I created these five beekeeping tips for my friends @Martha Stewart.

1) Bee careful what you wish for. I find often that friends who want to get into beekeeping don’t have any idea what they are wishing for. The romantic notion of bees buzzing through a flower garden with free-flowing honey and next to no hive care is nothing more than a fantasy.

Beekeeping is hard work. It requires planning, study, community support, and quite a bit of investment -Not to mention the hot, sticky, heavy, and sometimes frustrating nature of the work. Before you start, find a beekeeper to shadow for your first season. Only hands-on experience will give you a real feel for what’s involved in beekeeping.

2) Hide your hive. Bees thrive in protected areas. The less exposure they have to the elements, the better. Full or part shade is ideal. In my apiary, the bees shielded from wind and hot southern sun, furthest from the Chesapeake bay, are doing their best.

Waxing Kara Wildflower fields on Chesterhaven Beach Farm
Photograph by Kirsten Elstner

3) Bees are notorious for flying the coop. When bees outgrow their living quarters, they find a new place to live. I had a very prolific and productive group of girls this year — which turned into an earlier-than-expected reduction in the workforce. If you aren’t checking in every 10 days after installing your bees, you run the same risk. I believe I would have produced quite a bit more honey this season if I had been watching more closely. 

4) Bee at Peace. I can be a real worrier, and in previous years, I found myself phoning seasoned beekeepers regularly with questions. Did they have enough food? Were they doing what they were supposed to do? This year, I stopped. I decided that I would do my best and not worry. I found peace of mind in knowing that I had three years of planting acres and acres of wildflowers behind me. Worry doesn’t help progress. Ever.

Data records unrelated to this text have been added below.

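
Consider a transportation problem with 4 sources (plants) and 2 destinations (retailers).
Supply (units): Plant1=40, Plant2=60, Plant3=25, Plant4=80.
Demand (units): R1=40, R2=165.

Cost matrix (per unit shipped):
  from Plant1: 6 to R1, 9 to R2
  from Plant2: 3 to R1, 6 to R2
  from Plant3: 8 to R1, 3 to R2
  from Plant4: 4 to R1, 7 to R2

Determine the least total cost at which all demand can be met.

Optimal allocation:
  Plant1 to R2: 40 units
  Plant2 to R1: 40 units
  Plant2 to R2: 20 units
  Plant3 to R2: 25 units
  Plant4 to R2: 80 units
Total cost = 1235.
(Supply check: Plant1 ships 40; Plant2 ships 60; Plant3 ships 25; Plant4 ships 80.)

1235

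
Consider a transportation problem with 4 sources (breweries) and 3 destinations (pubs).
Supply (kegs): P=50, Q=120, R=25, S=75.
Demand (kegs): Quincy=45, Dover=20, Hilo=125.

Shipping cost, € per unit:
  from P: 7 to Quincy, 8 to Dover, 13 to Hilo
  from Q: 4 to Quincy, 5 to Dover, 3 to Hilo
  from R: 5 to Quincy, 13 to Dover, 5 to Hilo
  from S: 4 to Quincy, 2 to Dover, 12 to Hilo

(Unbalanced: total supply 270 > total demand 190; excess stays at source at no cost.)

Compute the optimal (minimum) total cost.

One minimum-cost allocation:
  Q–Hilo: 120 × €3 = €360
  R–Hilo: 5 × €5 = €25
  S–Quincy: 45 × €4 = €180
  S–Dover: 20 × €2 = €40
Total = 360 + 25 + 180 + 40 = €605.

605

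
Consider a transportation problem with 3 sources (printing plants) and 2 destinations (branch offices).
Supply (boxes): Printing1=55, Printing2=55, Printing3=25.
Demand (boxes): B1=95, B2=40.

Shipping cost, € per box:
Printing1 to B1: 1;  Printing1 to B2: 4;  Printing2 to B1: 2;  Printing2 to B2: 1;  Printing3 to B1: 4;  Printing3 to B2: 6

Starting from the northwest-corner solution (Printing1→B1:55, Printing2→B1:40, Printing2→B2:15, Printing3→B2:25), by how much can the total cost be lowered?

75

Current plan cost = 55·1 + 40·2 + 15·1 + 25·6 = €300.
Optimal plan:
  Printing1 to B1: 55 × €1 = €55
  Printing2 to B1: 15 × €2 = €30
  Printing2 to B2: 40 × €1 = €40
  Printing3 to B1: 25 × €4 = €100
Optimal cost = €225.
Saving = 300 − 225 = €75.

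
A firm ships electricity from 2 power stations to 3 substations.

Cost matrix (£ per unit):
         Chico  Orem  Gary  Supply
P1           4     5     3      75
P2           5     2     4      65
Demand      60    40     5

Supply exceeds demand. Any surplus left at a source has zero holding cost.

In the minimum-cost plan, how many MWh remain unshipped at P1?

Minimum-cost shipments:
  P1→Chico: 60 × £4 = £240
  P1→Gary: 5 × £3 = £15
  P2→Orem: 40 × £2 = £80
Total cost = £335.
P1 ships 65 of its 75, leaving 10.

10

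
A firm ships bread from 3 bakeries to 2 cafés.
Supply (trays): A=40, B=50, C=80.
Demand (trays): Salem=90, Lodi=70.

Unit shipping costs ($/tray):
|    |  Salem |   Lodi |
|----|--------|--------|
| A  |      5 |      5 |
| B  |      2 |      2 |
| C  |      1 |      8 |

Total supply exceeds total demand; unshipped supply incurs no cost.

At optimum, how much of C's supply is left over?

0

An optimal plan:
  A to Lodi: 30 × $5 = $150
  B to Salem: 10 × $2 = $20
  B to Lodi: 40 × $2 = $80
  C to Salem: 80 × $1 = $80
Total cost = $330.
C ships 80 of its 80, leaving 0.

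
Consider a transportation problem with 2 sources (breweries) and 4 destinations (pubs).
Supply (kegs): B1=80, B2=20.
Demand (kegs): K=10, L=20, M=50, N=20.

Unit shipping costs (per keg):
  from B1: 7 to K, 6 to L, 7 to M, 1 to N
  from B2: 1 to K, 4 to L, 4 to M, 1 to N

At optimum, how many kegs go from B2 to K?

Optimal shipments:
  B1→L: 20 × 6 = 120
  B1→M: 40 × 7 = 280
  B1→N: 20 × 1 = 20
  B2→K: 10 × 1 = 10
  B2→M: 10 × 4 = 40
Total cost = 470.
So B2→K carries 10 kegs.

10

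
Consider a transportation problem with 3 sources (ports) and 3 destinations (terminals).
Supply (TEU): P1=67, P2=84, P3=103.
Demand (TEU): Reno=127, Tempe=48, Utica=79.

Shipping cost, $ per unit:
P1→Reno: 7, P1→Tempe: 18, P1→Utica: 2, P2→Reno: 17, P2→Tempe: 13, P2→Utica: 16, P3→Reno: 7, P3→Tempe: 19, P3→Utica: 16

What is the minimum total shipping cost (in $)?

An optimal shipping plan:
  P1–Utica: 67 × $2 = $134
  P2–Reno: 24 × $17 = $408
  P2–Tempe: 48 × $13 = $624
  P2–Utica: 12 × $16 = $192
  P3–Reno: 103 × $7 = $721
Total = 134 + 408 + 624 + 192 + 721 = $2079.
(Supply check: P1 ships 67; P2 ships 84; P3 ships 103.)

2079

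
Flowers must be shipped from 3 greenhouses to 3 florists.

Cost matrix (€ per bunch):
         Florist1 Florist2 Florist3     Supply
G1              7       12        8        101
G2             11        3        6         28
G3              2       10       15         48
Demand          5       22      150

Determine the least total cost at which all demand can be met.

1521

A cheapest plan:
  G1->Florist3: 101 × €8 = €808
  G2->Florist3: 28 × €6 = €168
  G3->Florist1: 5 × €2 = €10
  G3->Florist2: 22 × €10 = €220
  G3->Florist3: 21 × €15 = €315
Total = 808 + 168 + 10 + 220 + 315 = €1521.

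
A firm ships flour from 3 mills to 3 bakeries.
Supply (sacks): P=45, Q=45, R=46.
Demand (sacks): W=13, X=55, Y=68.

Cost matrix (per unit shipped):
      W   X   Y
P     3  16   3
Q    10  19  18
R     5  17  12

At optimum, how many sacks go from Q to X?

45

Optimal shipments:
  P to Y: 45 sacks
  Q to X: 45 sacks
  R to W: 13 sacks
  R to X: 10 sacks
  R to Y: 23 sacks
Total cost = 1501.
So Q→X carries 45 sacks.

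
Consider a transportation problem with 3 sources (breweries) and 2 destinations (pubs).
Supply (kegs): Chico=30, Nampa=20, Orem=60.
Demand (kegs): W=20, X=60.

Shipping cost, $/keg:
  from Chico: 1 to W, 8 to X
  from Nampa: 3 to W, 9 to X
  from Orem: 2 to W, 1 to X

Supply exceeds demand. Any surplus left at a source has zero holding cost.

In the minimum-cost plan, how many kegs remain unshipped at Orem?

0

An optimal plan:
  Chico–W: 20 × $1 = $20
  Orem–X: 60 × $1 = $60
Total cost = $80.
Orem ships 60 of its 60, leaving 0.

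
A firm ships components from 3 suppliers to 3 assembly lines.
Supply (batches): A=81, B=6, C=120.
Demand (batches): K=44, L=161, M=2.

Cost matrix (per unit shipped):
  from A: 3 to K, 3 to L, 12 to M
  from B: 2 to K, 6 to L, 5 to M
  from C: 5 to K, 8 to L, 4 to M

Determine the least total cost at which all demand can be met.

An optimal shipping plan:
  A to L: 81 × 3 = 243
  B to K: 6 × 2 = 12
  C to K: 38 × 5 = 190
  C to L: 80 × 8 = 640
  C to M: 2 × 4 = 8
Total = 243 + 12 + 190 + 640 + 8 = 1093.

1093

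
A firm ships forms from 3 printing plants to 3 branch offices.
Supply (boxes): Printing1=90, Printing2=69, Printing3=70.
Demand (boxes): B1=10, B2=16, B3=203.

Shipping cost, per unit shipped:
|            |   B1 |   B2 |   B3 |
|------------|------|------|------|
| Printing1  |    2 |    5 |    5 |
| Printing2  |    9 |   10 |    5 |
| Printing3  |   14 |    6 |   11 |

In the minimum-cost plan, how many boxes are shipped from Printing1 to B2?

Optimal shipments:
  Printing1 to B1: 10 boxes
  Printing1 to B3: 80 boxes
  Printing2 to B3: 69 boxes
  Printing3 to B2: 16 boxes
  Printing3 to B3: 54 boxes
Total cost = 1455.
The route Printing1→B2 is not used.

0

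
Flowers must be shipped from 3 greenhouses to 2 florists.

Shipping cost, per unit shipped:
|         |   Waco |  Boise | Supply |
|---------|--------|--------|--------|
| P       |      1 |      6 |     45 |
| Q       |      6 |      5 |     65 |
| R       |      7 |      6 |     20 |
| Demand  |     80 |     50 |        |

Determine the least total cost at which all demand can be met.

525

An optimal shipping plan:
  P to Waco: 45 × 1 = 45
  Q to Waco: 35 × 6 = 210
  Q to Boise: 30 × 5 = 150
  R to Boise: 20 × 6 = 120
Total = 45 + 210 + 150 + 120 = 525.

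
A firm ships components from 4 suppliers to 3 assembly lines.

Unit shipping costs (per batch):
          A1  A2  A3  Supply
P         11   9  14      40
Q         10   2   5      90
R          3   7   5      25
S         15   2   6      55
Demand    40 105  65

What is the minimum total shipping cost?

One minimum-cost allocation:
  P to A1: 15 × 11 = 165
  P to A2: 25 × 9 = 225
  Q to A2: 25 × 2 = 50
  Q to A3: 65 × 5 = 325
  R to A1: 25 × 3 = 75
  S to A2: 55 × 2 = 110
Total = 165 + 225 + 50 + 325 + 75 + 110 = 950.

950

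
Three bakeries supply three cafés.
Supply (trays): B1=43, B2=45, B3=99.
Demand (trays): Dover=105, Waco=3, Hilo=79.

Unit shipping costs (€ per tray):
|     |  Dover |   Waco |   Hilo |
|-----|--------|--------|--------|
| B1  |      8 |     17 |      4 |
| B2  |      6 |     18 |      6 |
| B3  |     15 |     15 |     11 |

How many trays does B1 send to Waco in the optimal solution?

0

The minimum-cost plan:
  B1→Hilo: 43 × €4 = €172
  B2→Dover: 45 × €6 = €270
  B3→Dover: 60 × €15 = €900
  B3→Waco: 3 × €15 = €45
  B3→Hilo: 36 × €11 = €396
Total cost = €1783.
The route B1→Waco is not used.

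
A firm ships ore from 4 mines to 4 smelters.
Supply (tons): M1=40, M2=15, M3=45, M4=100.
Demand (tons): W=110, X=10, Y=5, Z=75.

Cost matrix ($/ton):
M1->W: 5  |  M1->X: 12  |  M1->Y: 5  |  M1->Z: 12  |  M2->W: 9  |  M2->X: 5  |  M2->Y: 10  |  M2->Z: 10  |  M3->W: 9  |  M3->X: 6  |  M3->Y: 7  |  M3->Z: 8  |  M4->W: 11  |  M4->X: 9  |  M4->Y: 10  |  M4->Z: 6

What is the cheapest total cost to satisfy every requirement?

Optimal allocation:
  M1->W: 40 × $5 = $200
  M2->W: 5 × $9 = $45
  M2->X: 10 × $5 = $50
  M3->W: 40 × $9 = $360
  M3->Y: 5 × $7 = $35
  M4->W: 25 × $11 = $275
  M4->Z: 75 × $6 = $450
Total = 200 + 45 + 50 + 360 + 35 + 275 + 450 = $1415.
(Supply check: M1 ships 40; M2 ships 15; M3 ships 45; M4 ships 100.)

1415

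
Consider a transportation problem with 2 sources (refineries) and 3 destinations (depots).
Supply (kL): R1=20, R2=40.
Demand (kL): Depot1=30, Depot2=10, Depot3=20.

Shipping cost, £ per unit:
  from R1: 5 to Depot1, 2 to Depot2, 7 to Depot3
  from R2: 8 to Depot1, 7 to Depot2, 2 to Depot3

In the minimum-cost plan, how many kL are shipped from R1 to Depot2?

10

Solving gives:
  R1→Depot1: 10 × £5 = £50
  R1→Depot2: 10 × £2 = £20
  R2→Depot1: 20 × £8 = £160
  R2→Depot3: 20 × £2 = £40
Total cost = £270.
So R1→Depot2 carries 10 kL.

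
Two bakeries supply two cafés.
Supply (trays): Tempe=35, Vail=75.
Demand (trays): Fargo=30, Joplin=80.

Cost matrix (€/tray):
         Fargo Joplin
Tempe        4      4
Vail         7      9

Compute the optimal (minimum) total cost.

755

One minimum-cost allocation:
  Tempe to Joplin: 35 × €4 = €140
  Vail to Fargo: 30 × €7 = €210
  Vail to Joplin: 45 × €9 = €405
Total = 140 + 210 + 405 = €755.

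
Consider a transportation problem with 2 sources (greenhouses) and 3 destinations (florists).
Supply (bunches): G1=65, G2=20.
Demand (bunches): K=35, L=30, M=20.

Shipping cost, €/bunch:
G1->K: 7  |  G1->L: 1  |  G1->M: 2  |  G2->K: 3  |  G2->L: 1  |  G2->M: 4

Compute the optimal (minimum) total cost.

235

An optimal shipping plan:
  G1 to K: 15 bunches
  G1 to L: 30 bunches
  G1 to M: 20 bunches
  G2 to K: 20 bunches
Total cost = €235.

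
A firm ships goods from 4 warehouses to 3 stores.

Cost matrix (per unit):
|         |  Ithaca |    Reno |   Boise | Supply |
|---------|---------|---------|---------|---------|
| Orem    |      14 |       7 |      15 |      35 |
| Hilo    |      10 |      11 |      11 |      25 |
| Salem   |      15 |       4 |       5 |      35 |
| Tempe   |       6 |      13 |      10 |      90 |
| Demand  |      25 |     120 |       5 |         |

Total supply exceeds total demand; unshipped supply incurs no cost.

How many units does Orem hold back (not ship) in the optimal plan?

0

An optimal plan:
  Orem to Reno: 35 × 7 = 245
  Hilo to Reno: 25 × 11 = 275
  Salem to Reno: 35 × 4 = 140
  Tempe to Ithaca: 25 × 6 = 150
  Tempe to Reno: 25 × 13 = 325
  Tempe to Boise: 5 × 10 = 50
Total cost = 1185.
Orem ships 35 of its 35, leaving 0.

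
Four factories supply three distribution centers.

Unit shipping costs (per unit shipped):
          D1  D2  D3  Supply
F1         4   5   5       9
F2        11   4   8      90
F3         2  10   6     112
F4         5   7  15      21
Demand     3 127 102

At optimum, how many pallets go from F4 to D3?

Solving gives:
  F1→D2: 9 × 5 = 45
  F2→D2: 90 × 4 = 360
  F3→D1: 3 × 2 = 6
  F3→D2: 7 × 10 = 70
  F3→D3: 102 × 6 = 612
  F4→D2: 21 × 7 = 147
Total cost = 1240.
The route F4→D3 is not used.

0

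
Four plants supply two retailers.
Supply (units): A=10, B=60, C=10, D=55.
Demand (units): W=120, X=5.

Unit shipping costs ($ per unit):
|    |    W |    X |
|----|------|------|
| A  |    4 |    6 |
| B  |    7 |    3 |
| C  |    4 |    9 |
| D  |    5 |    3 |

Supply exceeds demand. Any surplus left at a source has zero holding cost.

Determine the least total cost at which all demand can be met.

685

Optimal allocation:
  A to W: 10 × $4 = $40
  B to W: 45 × $7 = $315
  B to X: 5 × $3 = $15
  C to W: 10 × $4 = $40
  D to W: 55 × $5 = $275
Total = 40 + 315 + 15 + 40 + 275 = $685.
(Supply check: A ships 10; B ships 50; C ships 10; D ships 55.)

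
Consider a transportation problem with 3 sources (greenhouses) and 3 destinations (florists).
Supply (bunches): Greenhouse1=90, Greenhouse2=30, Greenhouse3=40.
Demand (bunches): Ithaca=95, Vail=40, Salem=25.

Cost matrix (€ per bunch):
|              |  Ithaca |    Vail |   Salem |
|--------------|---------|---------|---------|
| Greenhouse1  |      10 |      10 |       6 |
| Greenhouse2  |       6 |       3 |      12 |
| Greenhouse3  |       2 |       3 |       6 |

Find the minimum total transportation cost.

Optimal allocation:
  Greenhouse1→Ithaca: 55 × €10 = €550
  Greenhouse1→Vail: 10 × €10 = €100
  Greenhouse1→Salem: 25 × €6 = €150
  Greenhouse2→Vail: 30 × €3 = €90
  Greenhouse3→Ithaca: 40 × €2 = €80
Total = 550 + 100 + 150 + 90 + 80 = €970.

970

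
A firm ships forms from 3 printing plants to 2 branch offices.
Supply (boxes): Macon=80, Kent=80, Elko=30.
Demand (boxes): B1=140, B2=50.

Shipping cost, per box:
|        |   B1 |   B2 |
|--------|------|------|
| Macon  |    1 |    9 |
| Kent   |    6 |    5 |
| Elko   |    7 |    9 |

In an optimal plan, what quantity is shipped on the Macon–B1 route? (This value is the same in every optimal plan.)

80

Optimal shipments:
  Macon–B1: 80 × 1 = 80
  Kent–B1: 30 × 6 = 180
  Kent–B2: 50 × 5 = 250
  Elko–B1: 30 × 7 = 210
Total cost = 720.
So Macon→B1 carries 80 boxes.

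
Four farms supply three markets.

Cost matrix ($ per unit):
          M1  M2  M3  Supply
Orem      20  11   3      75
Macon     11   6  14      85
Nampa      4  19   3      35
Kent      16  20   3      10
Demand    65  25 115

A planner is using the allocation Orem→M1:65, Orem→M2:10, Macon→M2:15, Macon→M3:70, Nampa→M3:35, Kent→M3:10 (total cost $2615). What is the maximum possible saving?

Current plan cost = 65·20 + 10·11 + 15·6 + 70·14 + 35·3 + 10·3 = $2615.
Optimal plan:
  Orem to M3: 75 × $3 = $225
  Macon to M1: 60 × $11 = $660
  Macon to M2: 25 × $6 = $150
  Nampa to M1: 5 × $4 = $20
  Nampa to M3: 30 × $3 = $90
  Kent to M3: 10 × $3 = $30
Optimal cost = $1175.
Saving = 2615 − 1175 = $1440.

1440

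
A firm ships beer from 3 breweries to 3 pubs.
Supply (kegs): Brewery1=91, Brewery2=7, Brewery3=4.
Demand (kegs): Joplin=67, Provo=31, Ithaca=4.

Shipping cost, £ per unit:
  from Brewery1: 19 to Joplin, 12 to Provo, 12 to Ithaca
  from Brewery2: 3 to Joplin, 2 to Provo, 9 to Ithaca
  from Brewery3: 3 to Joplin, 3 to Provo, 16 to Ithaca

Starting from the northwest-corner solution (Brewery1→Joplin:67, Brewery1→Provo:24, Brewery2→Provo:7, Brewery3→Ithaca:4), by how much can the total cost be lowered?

Current plan cost = 67·19 + 24·12 + 7·2 + 4·16 = £1639.
Optimal plan:
  Brewery1->Joplin: 56 × £19 = £1064
  Brewery1->Provo: 31 × £12 = £372
  Brewery1->Ithaca: 4 × £12 = £48
  Brewery2->Joplin: 7 × £3 = £21
  Brewery3->Joplin: 4 × £3 = £12
Optimal cost = £1517.
Saving = 1639 − 1517 = £122.

122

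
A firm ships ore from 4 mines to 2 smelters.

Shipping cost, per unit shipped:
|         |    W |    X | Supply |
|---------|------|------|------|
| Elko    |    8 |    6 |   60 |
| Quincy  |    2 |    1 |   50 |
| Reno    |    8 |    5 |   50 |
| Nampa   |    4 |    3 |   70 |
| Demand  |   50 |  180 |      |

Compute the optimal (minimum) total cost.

920

Optimal allocation:
  Elko→X: 60 tons
  Quincy→W: 50 tons
  Reno→X: 50 tons
  Nampa→X: 70 tons
Total cost = 920.
(Supply check: Elko ships 60; Quincy ships 50; Reno ships 50; Nampa ships 70.)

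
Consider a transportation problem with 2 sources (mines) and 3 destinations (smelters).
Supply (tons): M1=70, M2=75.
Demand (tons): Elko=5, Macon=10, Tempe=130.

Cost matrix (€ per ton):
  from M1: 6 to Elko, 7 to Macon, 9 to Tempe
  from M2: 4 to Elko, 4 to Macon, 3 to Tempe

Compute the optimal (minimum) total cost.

820

Optimal allocation:
  M1→Elko: 5 × €6 = €30
  M1→Macon: 10 × €7 = €70
  M1→Tempe: 55 × €9 = €495
  M2→Tempe: 75 × €3 = €225
Total = 30 + 70 + 495 + 225 = €820.
(Supply check: M1 ships 70; M2 ships 75.)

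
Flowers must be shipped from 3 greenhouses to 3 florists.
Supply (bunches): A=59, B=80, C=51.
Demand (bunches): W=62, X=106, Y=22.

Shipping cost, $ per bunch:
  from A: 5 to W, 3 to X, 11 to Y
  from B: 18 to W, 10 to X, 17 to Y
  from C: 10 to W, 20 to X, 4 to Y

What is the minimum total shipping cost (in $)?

An optimal shipping plan:
  A->W: 33 × $5 = $165
  A->X: 26 × $3 = $78
  B->X: 80 × $10 = $800
  C->W: 29 × $10 = $290
  C->Y: 22 × $4 = $88
Total = 165 + 78 + 800 + 290 + 88 = $1421.

1421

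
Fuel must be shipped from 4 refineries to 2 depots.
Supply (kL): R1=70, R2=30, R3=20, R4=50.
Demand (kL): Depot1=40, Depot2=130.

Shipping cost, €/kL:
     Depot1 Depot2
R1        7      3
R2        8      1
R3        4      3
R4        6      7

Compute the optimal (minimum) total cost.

610

One minimum-cost allocation:
  R1 to Depot2: 70 × €3 = €210
  R2 to Depot2: 30 × €1 = €30
  R3 to Depot2: 20 × €3 = €60
  R4 to Depot1: 40 × €6 = €240
  R4 to Depot2: 10 × €7 = €70
Total = 210 + 30 + 60 + 240 + 70 = €610.
(Supply check: R1 ships 70; R2 ships 30; R3 ships 20; R4 ships 50.)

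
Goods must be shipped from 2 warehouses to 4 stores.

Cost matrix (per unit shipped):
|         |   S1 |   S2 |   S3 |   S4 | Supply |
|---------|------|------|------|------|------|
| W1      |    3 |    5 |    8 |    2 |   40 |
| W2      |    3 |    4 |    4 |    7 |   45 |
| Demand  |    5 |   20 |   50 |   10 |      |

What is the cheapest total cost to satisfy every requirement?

355

An optimal shipping plan:
  W1→S1: 5 × 3 = 15
  W1→S2: 20 × 5 = 100
  W1→S3: 5 × 8 = 40
  W1→S4: 10 × 2 = 20
  W2→S3: 45 × 4 = 180
Total = 15 + 100 + 40 + 20 + 180 = 355.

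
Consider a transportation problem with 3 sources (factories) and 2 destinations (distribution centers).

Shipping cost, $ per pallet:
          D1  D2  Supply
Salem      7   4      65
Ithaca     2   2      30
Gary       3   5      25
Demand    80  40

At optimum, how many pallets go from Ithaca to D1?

30

Solving gives:
  Salem–D1: 25 × $7 = $175
  Salem–D2: 40 × $4 = $160
  Ithaca–D1: 30 × $2 = $60
  Gary–D1: 25 × $3 = $75
Total cost = $470.
So Ithaca→D1 carries 30 pallets.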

Waxing Kara Spring Honey near a window with a frame of comb in background
Photograph by Helen Norman

5) Think outside the hive. What works for other beekeepers won’t always work for you. Don’t believe everything you read on the Internet — and realize that if you ask five beekeepers the same question, you may walk away with six answers.

There’s no remedy beyond knowing that’s there’s no “right” or “wrong” way. Take it all in, and try one or two things that make the most sense. Experience will reveal what works best for you. A few things that have helped me: Start with used, healthy hives that have been inspected prior to purchase and inspected by your local bee inspector. The more that you can acquire with drawn comb the better; practice pesticide-free farming; purchase packaged bees from a reputable grower and not a factory, and surround yourself with high-pollen flowering plants and trees.

Waxing Kara Hives on Chesterhaven Beach Farm
Photograph by Kara Brook

The flowering plants and trees on our farm include pear, apple, lavender, honeysuckle, sage, clover, sunflower, and lots of wildflowers and perennials. We call our artisanal honey “Spring.” It is complex and delicious.